= Brian Yazzie =

Navajo chef

Brian Yazzie, known as Yazzie the Chef is a Navajo chef. He celebrates and promotes Indigenous American foods.

He was born into the Navajo Nation in Dennehotso, Arizona. He moved to Minnesota in 2013.

In 2017, he became the chef de cuisine at Sean Sherman's the Sioux Chef.

In 2018, Yazzie and his wife Danielle Yazzie-Polk founded Intertribal Foodways, a catering company in St. Paul. The company prepares Indigenous meals and leads demonstrations for Native American communities. In 2020, he started working at Gatherings Cafe, but it shut down due to the coronavirus pandemic.
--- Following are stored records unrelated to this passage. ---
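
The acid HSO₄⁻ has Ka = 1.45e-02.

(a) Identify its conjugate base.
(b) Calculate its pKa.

(a) The conjugate base is formed by removing one H⁺ from HSO₄⁻, giving SO₄²⁻. (b) pKa = -log(Ka) = -log(1.45e-02) = 1.84.

Conjugate base: SO₄²⁻; pK_a = 1.84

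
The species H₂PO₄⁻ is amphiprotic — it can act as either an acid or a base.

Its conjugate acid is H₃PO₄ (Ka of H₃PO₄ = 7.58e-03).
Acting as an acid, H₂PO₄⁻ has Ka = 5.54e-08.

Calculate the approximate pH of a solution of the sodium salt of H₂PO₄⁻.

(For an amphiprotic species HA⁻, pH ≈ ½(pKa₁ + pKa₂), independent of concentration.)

pKa₁ = -log(7.58e-03) = 2.12; pKa₂ = -log(5.54e-08) = 7.26. For an amphiprotic species, pH ≈ ½(pKa₁ + pKa₂) = ½(2.12 + 7.26) = 4.69.

pH = 4.69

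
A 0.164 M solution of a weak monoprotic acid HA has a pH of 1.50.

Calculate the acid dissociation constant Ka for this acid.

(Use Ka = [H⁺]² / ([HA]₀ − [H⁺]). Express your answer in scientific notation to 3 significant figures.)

[H⁺] = 10^(−pH) = 10^(−1.50) = 3.162e-02 M. For HA ⇌ H⁺ + A⁻, Ka = [H⁺][A⁻]/[HA] = [H⁺]² / ([HA]₀ − [H⁺]) = (3.162e-02)² / (0.164 − 3.162e-02) = 7.55e-03.

K_a = 7.55e-03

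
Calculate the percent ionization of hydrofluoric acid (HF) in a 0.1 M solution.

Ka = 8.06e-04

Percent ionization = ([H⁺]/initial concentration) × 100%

Using Ka equilibrium: x² + Ka×x - Ka×C = 0. Solving: [H⁺] = 8.5838e-03. Percent = (8.5838e-03/0.1) × 100

Percent ionization = 8.58%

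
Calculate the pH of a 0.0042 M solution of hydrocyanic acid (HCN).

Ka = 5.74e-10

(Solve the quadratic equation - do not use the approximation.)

x² + Ka×x - Ka×C = 0. Using quadratic formula: [H⁺] = 1.5524e-06

pH = 5.81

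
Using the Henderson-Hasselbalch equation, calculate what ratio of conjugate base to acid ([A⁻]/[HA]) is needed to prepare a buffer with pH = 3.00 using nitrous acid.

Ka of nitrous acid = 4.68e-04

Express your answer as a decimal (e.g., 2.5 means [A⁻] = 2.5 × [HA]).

pKa = -log(4.68e-04) = 3.3298. pH = pKa + log([A⁻]/[HA]), so log([A⁻]/[HA]) = pH − pKa = 3.00 − 3.3298 = -0.3298. [A⁻]/[HA] = 10^(-0.3298) = 0.468

[A⁻]/[HA] = 0.468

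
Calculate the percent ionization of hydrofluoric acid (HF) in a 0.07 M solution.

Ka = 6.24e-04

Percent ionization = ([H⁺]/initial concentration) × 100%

Using Ka equilibrium: x² + Ka×x - Ka×C = 0. Solving: [H⁺] = 6.3044e-03. Percent = (6.3044e-03/0.07) × 100

Percent ionization = 9.01%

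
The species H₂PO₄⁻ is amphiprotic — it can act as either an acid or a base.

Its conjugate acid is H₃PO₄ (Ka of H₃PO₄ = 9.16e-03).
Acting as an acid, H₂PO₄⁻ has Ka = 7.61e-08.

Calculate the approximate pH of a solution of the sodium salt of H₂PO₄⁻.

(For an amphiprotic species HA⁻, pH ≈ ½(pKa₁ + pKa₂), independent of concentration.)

pKa₁ = -log(9.16e-03) = 2.04; pKa₂ = -log(7.61e-08) = 7.12. For an amphiprotic species, pH ≈ ½(pKa₁ + pKa₂) = ½(2.04 + 7.12) = 4.58.

pH = 4.58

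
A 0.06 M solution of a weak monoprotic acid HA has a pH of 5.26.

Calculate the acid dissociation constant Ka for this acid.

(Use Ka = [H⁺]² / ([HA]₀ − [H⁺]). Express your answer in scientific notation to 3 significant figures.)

[H⁺] = 10^(−pH) = 10^(−5.26) = 5.495e-06 M. For HA ⇌ H⁺ + A⁻, Ka = [H⁺][A⁻]/[HA] = [H⁺]² / ([HA]₀ − [H⁺]) = (5.495e-06)² / (0.06 − 5.495e-06) = 5.03e-10.

K_a = 5.03e-10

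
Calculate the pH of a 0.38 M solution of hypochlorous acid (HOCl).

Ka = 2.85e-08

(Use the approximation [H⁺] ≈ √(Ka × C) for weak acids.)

[H⁺] = √(Ka × C) = √(2.85e-08 × 0.38) = 1.0407e-04. pH = -log(1.0407e-04)

pH = 3.98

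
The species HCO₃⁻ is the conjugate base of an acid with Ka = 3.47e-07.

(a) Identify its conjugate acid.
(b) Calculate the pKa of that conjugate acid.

(a) The conjugate acid is formed by adding one H⁺ to HCO₃⁻, giving H₂CO₃. (b) pKa = -log(Ka) = -log(3.47e-07) = 6.46.

Conjugate acid: H₂CO₃; pK_a = 6.46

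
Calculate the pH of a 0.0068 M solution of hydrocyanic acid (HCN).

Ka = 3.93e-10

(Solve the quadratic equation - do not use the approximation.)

x² + Ka×x - Ka×C = 0. Using quadratic formula: [H⁺] = 1.6346e-06

pH = 5.79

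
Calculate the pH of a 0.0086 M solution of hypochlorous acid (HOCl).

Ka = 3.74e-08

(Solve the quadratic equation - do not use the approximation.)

x² + Ka×x - Ka×C = 0. Using quadratic formula: [H⁺] = 1.7916e-05

pH = 4.75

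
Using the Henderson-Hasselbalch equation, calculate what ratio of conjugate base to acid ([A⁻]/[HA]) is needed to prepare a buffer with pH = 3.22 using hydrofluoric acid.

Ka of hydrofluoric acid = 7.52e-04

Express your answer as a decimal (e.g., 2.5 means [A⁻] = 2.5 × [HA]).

pKa = -log(7.52e-04) = 3.1238. pH = pKa + log([A⁻]/[HA]), so log([A⁻]/[HA]) = pH − pKa = 3.22 − 3.1238 = 0.0962. [A⁻]/[HA] = 10^(0.0962) = 1.25

[A⁻]/[HA] = 1.25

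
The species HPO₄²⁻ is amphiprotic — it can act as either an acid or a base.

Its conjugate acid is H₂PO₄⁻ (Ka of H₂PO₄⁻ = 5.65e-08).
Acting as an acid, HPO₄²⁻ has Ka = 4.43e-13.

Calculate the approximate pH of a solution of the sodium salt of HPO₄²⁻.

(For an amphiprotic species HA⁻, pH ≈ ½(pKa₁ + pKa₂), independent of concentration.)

pKa₁ = -log(5.65e-08) = 7.25; pKa₂ = -log(4.43e-13) = 12.35. For an amphiprotic species, pH ≈ ½(pKa₁ + pKa₂) = ½(7.25 + 12.35) = 9.80.

pH = 9.80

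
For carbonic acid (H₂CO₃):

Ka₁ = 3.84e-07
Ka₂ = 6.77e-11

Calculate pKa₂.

pKa₂ = -log(Ka₂) = -log(6.77e-11) = 10.17.

pK_{a2} = 10.17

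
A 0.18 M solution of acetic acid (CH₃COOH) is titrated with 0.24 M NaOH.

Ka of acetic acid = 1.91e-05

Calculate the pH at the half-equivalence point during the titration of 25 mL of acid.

At half-equivalence [HA] = [A⁻], so Henderson-Hasselbalch gives pH = pKa = -log(1.91e-05) = 4.72.

pH = pKa = 4.72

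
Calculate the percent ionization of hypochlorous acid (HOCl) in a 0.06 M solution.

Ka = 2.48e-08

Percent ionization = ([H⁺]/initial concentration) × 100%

Using Ka equilibrium: x² + Ka×x - Ka×C = 0. Solving: [H⁺] = 3.8562e-05. Percent = (3.8562e-05/0.06) × 100

Percent ionization = 0.0643%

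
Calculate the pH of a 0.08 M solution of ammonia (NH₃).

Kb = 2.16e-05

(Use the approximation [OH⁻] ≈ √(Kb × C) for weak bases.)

[OH⁻] = √(Kb × C) = √(2.16e-05 × 0.08) = 1.3145e-03. pOH = 2.88, pH = 14 - pOH

pH = 11.12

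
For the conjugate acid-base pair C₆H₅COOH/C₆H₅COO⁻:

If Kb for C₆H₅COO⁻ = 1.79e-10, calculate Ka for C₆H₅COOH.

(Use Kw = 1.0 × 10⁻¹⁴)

For a conjugate pair Ka × Kb = Kw, so Ka = Kw/Kb = 1.0 × 10⁻¹⁴ / 1.79e-10 = 5.59e-05.

K_a = 5.59e-05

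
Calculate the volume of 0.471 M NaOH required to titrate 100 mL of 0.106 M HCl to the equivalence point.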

During the COVID-19 pandemic, he partnered with the Minneapolis American Indian Center to prepare hundreds of meals for elderly people and delivering them for free.
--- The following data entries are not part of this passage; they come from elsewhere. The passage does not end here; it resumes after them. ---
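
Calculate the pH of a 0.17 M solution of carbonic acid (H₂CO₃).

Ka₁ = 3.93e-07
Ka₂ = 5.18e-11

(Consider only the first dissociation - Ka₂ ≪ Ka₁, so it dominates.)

First dissociation dominates. From Ka₁ = [H⁺][HA⁻]/[H₂A], x² + Ka₁·x − Ka₁·C = 0 with C = 0.17 M and Ka₁ = 3.93e-07. Solving: [H⁺] = (−Ka₁ + √(Ka₁² + 4·Ka₁·C)) / 2 = 2.5828e-04 M. pH = -log(2.5828e-04) = 3.59.

pH = 3.59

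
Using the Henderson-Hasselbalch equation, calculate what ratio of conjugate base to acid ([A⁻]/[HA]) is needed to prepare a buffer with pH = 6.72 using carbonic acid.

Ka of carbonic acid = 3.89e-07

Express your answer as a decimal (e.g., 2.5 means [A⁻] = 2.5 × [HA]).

pKa = -log(3.89e-07) = 6.4101. pH = pKa + log([A⁻]/[HA]), so log([A⁻]/[HA]) = pH − pKa = 6.72 − 6.4101 = 0.3099. [A⁻]/[HA] = 10^(0.3099) = 2.04

[A⁻]/[HA] = 2.04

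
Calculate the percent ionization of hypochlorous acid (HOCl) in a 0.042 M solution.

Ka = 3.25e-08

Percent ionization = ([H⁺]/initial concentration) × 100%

Using Ka equilibrium: x² + Ka×x - Ka×C = 0. Solving: [H⁺] = 3.6930e-05. Percent = (3.6930e-05/0.042) × 100

Percent ionization = 0.0879%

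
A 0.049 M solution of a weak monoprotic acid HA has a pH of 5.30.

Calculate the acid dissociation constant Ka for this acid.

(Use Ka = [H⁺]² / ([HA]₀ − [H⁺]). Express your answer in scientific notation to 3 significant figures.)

[H⁺] = 10^(−pH) = 10^(−5.30) = 5.012e-06 M. For HA ⇌ H⁺ + A⁻, Ka = [H⁺][A⁻]/[HA] = [H⁺]² / ([HA]₀ − [H⁺]) = (5.012e-06)² / (0.049 − 5.012e-06) = 5.13e-10.

K_a = 5.13e-10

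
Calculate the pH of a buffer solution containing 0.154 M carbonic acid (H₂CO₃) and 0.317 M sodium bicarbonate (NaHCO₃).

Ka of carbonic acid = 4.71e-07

pKa = -log(4.71e-07) = 6.33. pH = pKa + log([A⁻]/[HA]) = 6.33 + log(0.317/0.154)

pH = 6.64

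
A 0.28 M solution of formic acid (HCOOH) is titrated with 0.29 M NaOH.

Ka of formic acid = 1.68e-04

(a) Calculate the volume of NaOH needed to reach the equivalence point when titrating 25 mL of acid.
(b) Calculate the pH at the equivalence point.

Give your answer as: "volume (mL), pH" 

moles acid = 0.28 × 25/1000 = 0.007 mol; V_base = moles/0.29 × 1000 = 24.1 mL. At equivalence only the conjugate base is present: [A⁻] = 0.007/0.049 = 1.4246e-01 M. Kb = Kw/Ka = 5.95e-11; [OH⁻] = √(Kb × [A⁻]) = 2.9120e-06; pOH = 5.54; pH = 14 - pOH = 8.46.

V = 24.1 mL, pH = 8.46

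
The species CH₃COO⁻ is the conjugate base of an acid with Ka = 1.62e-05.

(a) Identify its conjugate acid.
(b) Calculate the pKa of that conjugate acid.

(a) The conjugate acid is formed by adding one H⁺ to CH₃COO⁻, giving CH₃COOH. (b) pKa = -log(Ka) = -log(1.62e-05) = 4.79.

Conjugate acid: CH₃COOH; pK_a = 4.79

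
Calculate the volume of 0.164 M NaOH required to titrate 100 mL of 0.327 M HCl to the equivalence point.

At equivalence: moles acid = moles base. moles HCl = 0.327 × 100/1000 = 0.0327 mol. V_base = moles / 0.164 × 1000 = 199.4 mL.

V_{base} = 199.4 mL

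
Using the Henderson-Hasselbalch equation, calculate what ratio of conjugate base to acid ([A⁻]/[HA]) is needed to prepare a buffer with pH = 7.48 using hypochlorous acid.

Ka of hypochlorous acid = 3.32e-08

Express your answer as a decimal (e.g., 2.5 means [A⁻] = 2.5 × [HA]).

pKa = -log(3.32e-08) = 7.4789. pH = pKa + log([A⁻]/[HA]), so log([A⁻]/[HA]) = pH − pKa = 7.48 − 7.4789 = 0.0011. [A⁻]/[HA] = 10^(0.0011) = 1.00

[A⁻]/[HA] = 1.00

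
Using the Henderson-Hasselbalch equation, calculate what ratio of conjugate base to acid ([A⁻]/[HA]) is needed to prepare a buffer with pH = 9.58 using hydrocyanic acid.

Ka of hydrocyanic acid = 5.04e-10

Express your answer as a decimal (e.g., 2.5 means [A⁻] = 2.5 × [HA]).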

Yazzie is a member of I-Collective, a group of indigenous chefs, farmers, foragers, hunters, and food historians. He is also involved with Slow Food and was a delegate to Terra Madre Salone del Gusto in Turin, Italy and to Indigenous Terra Madre in Japan.

PBS's Independent Lens made an episode of their series of shorts "alter-NATIVE: Kitchen" about Yazzie.